I've documents stored in Elastic Search in this way:
Doc1:
{
"owner": "owner_1",
"attributes" : [
{
"name": "dump",
"value": "xyz"
},
{
"name": "weight",
"value": "150"
}
]
}
Doc2:
{
"owner": "onwer_2",
"attributes" : [
{
"name": "dump",
"value": "xyz"
},
{
"name": "weight",
"value": "600"
}
]
}
Doc3:
{
"owner": "owner_3",
"attributes" : [
{
"name": "dump",
"value": "abc"
},
{
"name": "weight",
"value": "40"
}
]
}
Note: attributes
is a nested type field.
Problem statement:
- Retrieve documents that have the
name
dump in theirattributes
field. - Perform an aggregation based on the
value
of dump (abc, xyz). - Calculate the total weight for all documents that have the same dump value obtained from the previous step.

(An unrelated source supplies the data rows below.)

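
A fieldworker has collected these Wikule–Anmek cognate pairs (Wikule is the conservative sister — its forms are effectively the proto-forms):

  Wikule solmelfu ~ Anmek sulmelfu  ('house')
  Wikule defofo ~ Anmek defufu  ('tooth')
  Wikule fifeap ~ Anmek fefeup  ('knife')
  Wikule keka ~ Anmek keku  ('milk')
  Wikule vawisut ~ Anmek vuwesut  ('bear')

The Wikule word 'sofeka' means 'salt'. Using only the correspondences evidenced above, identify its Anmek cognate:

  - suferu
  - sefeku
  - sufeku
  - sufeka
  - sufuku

defofo ~ defufu — Wikule o corresponds to Anmek u after a consonant, before a labial obstruent.
keka ~ keku — Wikule a corresponds to Anmek u word-finally.
Applying these to Wikule 'sofeka':
  sofeka → sufeka   (o→u after a consonant, before a labial obstruent)
  sufeka → sufeku   (a→u word-finally)
So the Anmek cognate is 'sufeku'.

sufeku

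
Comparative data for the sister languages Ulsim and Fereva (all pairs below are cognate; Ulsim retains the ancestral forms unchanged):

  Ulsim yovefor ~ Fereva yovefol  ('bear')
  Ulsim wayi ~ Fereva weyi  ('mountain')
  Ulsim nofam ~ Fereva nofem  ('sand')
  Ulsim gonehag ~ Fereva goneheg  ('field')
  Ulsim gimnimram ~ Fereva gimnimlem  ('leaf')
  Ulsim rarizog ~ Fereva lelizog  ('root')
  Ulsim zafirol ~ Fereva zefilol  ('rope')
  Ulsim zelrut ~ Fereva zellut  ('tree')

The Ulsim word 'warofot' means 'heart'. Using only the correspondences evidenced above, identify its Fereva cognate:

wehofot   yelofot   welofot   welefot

welofot

rarizog ~ lelizog — Ulsim a corresponds to Fereva e after a consonant, before r.
zafirol ~ zefilol — Ulsim r corresponds to Fereva l between vowels (before a back vowel).
Applying these to Ulsim 'warofot':
  warofot → werofot   (a→e after a consonant, before r)
  werofot → welofot   (r→l between vowels (before a back vowel))
So the Fereva cognate is 'welofot'.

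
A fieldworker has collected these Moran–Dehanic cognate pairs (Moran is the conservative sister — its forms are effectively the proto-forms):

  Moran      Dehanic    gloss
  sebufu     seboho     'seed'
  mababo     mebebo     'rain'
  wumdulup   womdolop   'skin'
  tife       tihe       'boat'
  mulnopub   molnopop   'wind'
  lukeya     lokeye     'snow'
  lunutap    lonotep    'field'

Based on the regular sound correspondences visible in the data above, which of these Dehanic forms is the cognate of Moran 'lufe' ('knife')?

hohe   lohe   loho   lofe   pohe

lohe

sebufu ~ seboho — Moran u corresponds to Dehanic o after a consonant, before a labial obstruent.
tife ~ tihe — Moran f corresponds to Dehanic h between vowels (before a front vowel).
Applying these to Moran 'lufe':
  lufe → lofe   (u→o after a consonant, before a labial obstruent)
  lofe → lohe   (f→h between vowels (before a front vowel))
So the Dehanic cognate is 'lohe'.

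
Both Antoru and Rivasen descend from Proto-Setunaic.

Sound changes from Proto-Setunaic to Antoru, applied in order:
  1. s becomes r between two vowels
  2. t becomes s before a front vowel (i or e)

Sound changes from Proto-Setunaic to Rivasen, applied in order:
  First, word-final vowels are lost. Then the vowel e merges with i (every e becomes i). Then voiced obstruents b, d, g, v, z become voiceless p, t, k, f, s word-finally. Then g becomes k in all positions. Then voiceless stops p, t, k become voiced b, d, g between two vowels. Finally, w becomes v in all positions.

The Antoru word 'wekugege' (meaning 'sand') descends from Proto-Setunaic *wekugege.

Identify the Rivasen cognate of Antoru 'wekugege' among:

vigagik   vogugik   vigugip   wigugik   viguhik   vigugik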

The result for the documents mentioned above resembles the following:
{
...
"aggregations": {
...
"buckets": [
{
"key": "xyz",
"doc_count": 2,
"weight": {
"value": 800
}
},
{
"key": "abc",
"doc_count": 1,
"weight": {
"value": 40
}
}
]
}
}
What steps I've taken so far?
I've prepared the following query.
{
"size": 0,
"query": {
"nested": {
"path": "doc.attributes",
"query": {
"bool": {
"must": [
{
"term": {
"doc.attributes.name.keyword": "dump"
}
}
]
}
}
}
},
"aggs": {
"attributes": {
"nested": {
"path": "doc.attributes"
},
"aggs": {
"NAME_BUCKET": {
"filter": {
"terms": {
"doc.attributes.name.keyword": [
"dump",
"weight"
]
}
},
"aggs": {
"VALUE_BUCKET": {
"terms": {
"field": "doc.attributes.value.keyword",
"size": 100
},
"aggs": {
"weight": {
"sum": {
"script": {
"lang": "painless",
"source": """
if(doc['doc.attributes.name.keyword'].value == "weight") {
return Double.parseDouble(doc['doc.attributes.value.keyword'].value);
}
return 0;
"""
}
}
}
}
}
}
}
}
}
}
}
The above query produces output similar to this:
{
...,
...,
"buckets": [
{
"key": "abc",
"doc_count": 1,
"Payment": {
"value": 0.0
}
},
{
"key": "xyz",
"doc_count": 2,
"Payment": {
"value": 0.0
}
},
{
"key": "150",
"doc_count": 1,
"Payment": {
"value": 150.0
}
},
{
"key": "40",
"doc_count": 1,
"Payment": {
"value": 40.0
}
},
{
"key": "650",
"doc_count": 1,
"Payment": {
"value": 650.0
}
}
]
}
Of course, the above query doesn't yield the expected output. The NAME_BUCKET aggregation aggregates records based on the dump and weight fields so that they can be used later in the Painless script. However, I am currently unable to determine how to aggregate weight based on the value of dump."
Your help would be highly appreciated.